Il est trop tôt pour savoir si ce discours agressif et musclé aux marges de la constitution va lui permettre non seulement de souder son électorat mais au delà de regagner une partie du vote populaire qui le fuit aujourd'hui. Toute la stratégie de Sarkozy consiste à être en tête au premier tour de l'élection présidentielle. Enclencher la dynamique du second tour pour impressionner l'adversaire et forcer les alliances, telle est la clé de l'agitation sarkozyste.

Même si beaucoup ne voient là qu'un effet de diversion conjoncturel, la tactique peut réussir. L'affaire Woerth Bettencourt, faute de rebondissements, passe au second plan de l'actualité. Le dossier des retraites attend la rentrée, notamment la journée d'action syndicale du 7 septembre. Les français se sont retrouvés dans l'admiration des exploits inattendus de leur équipe d'athlétisme. Le timing était donc tout trouvé. L'opportunisme de Sarkozy, sa réactivité à l'actualité l'ont entraîné à tenter ce coup, d'autant qu'il se retrouve dans sa zone de confort.

Oui mais voilà ca se voit comme le nez au milieu de la figure. Paradoxalement, j'estime que Sarkozy a perdu la main. On nous disait qu'il voulait lancer une campagne électorale de second mandat sur le thème du président rassembleur et protecteur à la manière d'un Mitterrand en 1988. Le costume ne lui allant manifestement pas, il a préféré remettre sa tenue de shérif, pourfendeur de caïds de banlieue et de voleurs de poules. Une partie de la France d'en bas en quête de boucs émissaires et avide d'explications simplistes à ses malheurs va le suivre en rugissant de plaisir. "Du gros rouge qui tâche" ... voilà ce qu'attendait Sarkozy du débat sur l'identité nationale. Il continue dans la même veine alors que les élections régionales sont passées par là avec le résultat qu'on sait. Alors qu'on peut désormais faire un bilan de son action. En 2012, cela fera dix ans.

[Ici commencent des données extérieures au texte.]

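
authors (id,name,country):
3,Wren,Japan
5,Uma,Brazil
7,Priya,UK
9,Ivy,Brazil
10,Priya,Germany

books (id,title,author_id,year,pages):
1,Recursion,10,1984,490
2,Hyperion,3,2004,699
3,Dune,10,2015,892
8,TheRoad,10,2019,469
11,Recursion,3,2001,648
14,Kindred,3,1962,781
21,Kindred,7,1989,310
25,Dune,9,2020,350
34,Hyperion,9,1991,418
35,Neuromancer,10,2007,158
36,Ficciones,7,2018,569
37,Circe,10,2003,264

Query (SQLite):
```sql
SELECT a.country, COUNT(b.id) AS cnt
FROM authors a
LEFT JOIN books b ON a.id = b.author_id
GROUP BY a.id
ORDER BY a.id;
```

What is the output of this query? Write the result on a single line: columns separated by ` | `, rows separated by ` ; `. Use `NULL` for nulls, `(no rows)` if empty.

LEFT JOIN keeps every authors row; unmatched ones get NULL for books columns.
Group by authors.id and compute COUNT(b.id). COUNT(col) of an all-NULL group is 0.
  3: ids {2, 11, 14} → COUNT(b.id)=3
  5: ids {—} → COUNT(b.id)=0
  7: ids {21, 36} → COUNT(b.id)=2
  9: ids {25, 34} → COUNT(b.id)=2
  10: ids {1, 3, 8, 35, 37} → COUNT(b.id)=5

Japan | 3 ; Brazil | 0 ; UK | 2 ; Brazil | 2 ; Germany | 5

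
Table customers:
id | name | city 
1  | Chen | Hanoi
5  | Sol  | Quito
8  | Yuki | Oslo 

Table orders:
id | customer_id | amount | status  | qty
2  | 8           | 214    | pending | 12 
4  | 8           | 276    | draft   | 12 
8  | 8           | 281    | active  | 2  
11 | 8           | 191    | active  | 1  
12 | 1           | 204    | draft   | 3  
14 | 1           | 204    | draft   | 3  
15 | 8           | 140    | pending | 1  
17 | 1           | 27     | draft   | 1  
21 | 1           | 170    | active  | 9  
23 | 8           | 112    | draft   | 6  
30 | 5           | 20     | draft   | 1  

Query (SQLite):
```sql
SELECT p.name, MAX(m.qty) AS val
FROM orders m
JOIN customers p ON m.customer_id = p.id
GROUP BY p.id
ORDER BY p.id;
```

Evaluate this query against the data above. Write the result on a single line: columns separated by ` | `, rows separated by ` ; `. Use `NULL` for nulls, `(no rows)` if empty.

Chen | 9 ; Sol | 1 ; Yuki | 12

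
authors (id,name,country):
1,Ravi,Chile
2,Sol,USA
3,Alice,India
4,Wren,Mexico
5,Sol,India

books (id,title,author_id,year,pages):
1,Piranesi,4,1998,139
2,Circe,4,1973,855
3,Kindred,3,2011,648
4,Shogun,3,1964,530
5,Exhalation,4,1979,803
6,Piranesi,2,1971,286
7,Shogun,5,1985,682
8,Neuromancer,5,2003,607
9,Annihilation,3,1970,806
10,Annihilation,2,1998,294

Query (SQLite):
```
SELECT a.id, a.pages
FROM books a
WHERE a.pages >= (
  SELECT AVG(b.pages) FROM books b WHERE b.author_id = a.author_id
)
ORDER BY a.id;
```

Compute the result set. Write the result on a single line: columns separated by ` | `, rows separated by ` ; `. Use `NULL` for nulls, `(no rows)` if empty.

For each books row a, compute AVG(pages) over rows sharing a.author_id.
Keep row a if a.pages >= that per-group AVG.
  author_id=2: AVG(pages) = 290.0
  author_id=3: AVG(pages) = 661.333333
  author_id=4: AVG(pages) = 599.0
  author_id=5: AVG(pages) = 644.5

2 | 855 ; 5 | 803 ; 7 | 682 ; 9 | 806 ; 10 | 294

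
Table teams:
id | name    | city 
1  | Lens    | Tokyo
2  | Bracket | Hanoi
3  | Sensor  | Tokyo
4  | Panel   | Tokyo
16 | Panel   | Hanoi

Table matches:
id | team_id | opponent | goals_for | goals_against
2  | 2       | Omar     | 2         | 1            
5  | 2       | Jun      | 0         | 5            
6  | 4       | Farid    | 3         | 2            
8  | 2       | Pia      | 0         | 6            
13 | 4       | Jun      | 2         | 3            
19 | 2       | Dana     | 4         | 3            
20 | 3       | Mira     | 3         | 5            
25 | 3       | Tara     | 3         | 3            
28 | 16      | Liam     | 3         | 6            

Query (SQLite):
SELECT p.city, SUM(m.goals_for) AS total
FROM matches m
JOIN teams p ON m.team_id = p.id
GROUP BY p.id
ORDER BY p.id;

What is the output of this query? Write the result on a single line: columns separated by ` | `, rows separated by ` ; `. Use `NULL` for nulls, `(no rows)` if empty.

Join each matches row to its teams via team_id.
Group joined rows by teams.id; compute SUM(m.goals_for) per group.
  2: ids {2, 5, 8, 19} → SUM(m.goals_for)=6
  3: ids {20, 25} → SUM(m.goals_for)=6
  4: ids {6, 13} → SUM(m.goals_for)=5
  16: ids {28} → SUM(m.goals_for)=3

Hanoi | 6 ; Tokyo | 6 ; Tokyo | 5 ; Hanoi | 3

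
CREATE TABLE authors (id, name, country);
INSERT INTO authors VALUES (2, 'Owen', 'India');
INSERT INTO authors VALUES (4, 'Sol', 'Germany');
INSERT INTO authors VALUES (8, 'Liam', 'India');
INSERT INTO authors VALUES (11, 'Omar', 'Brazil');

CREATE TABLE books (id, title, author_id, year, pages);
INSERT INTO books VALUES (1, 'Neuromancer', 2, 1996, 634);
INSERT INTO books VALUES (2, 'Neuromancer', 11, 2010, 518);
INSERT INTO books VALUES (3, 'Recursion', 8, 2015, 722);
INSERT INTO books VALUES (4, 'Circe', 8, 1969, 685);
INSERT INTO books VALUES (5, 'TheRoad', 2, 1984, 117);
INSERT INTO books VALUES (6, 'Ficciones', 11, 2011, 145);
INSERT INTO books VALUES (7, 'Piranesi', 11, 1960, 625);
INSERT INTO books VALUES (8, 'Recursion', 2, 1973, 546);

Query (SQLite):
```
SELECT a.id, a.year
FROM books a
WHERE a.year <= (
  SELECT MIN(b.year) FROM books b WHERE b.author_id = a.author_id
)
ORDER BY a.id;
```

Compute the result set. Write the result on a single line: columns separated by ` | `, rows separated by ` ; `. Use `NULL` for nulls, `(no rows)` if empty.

For each books row a, compute MIN(year) over rows sharing a.author_id.
Keep row a if a.year <= that per-group MIN.
  author_id=2: MIN(year) = 1973
  author_id=8: MIN(year) = 1969
  author_id=11: MIN(year) = 1960

4 | 1969 ; 7 | 1960 ; 8 | 1973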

C'est pourquoi je pense que la tactique échouera et que la gauche doit - comme l'a fait Martine Aubry - dénoncer avec force cette dérive. Le centre ne suivra pas le président - j'ai de plus en plus de mal à l'appeler ainsi - dans sa stratégie de division manichéenne de la république. Il nous faut aussi avancer nos propres propositions : rétablissement de la police de proximité, renforcement des services publics dans les zones sensibles, efforts de redressement de l'économie, ... pour faire face à cette offensive à caractère réactionnaire. Loin de m'effrayer, cette offensive ressemble en fait à une tentative de la dernière chance de Sarkozy pour reprendre la main. Un mouvement de panique qu'il faut identifier et traiter comme tel.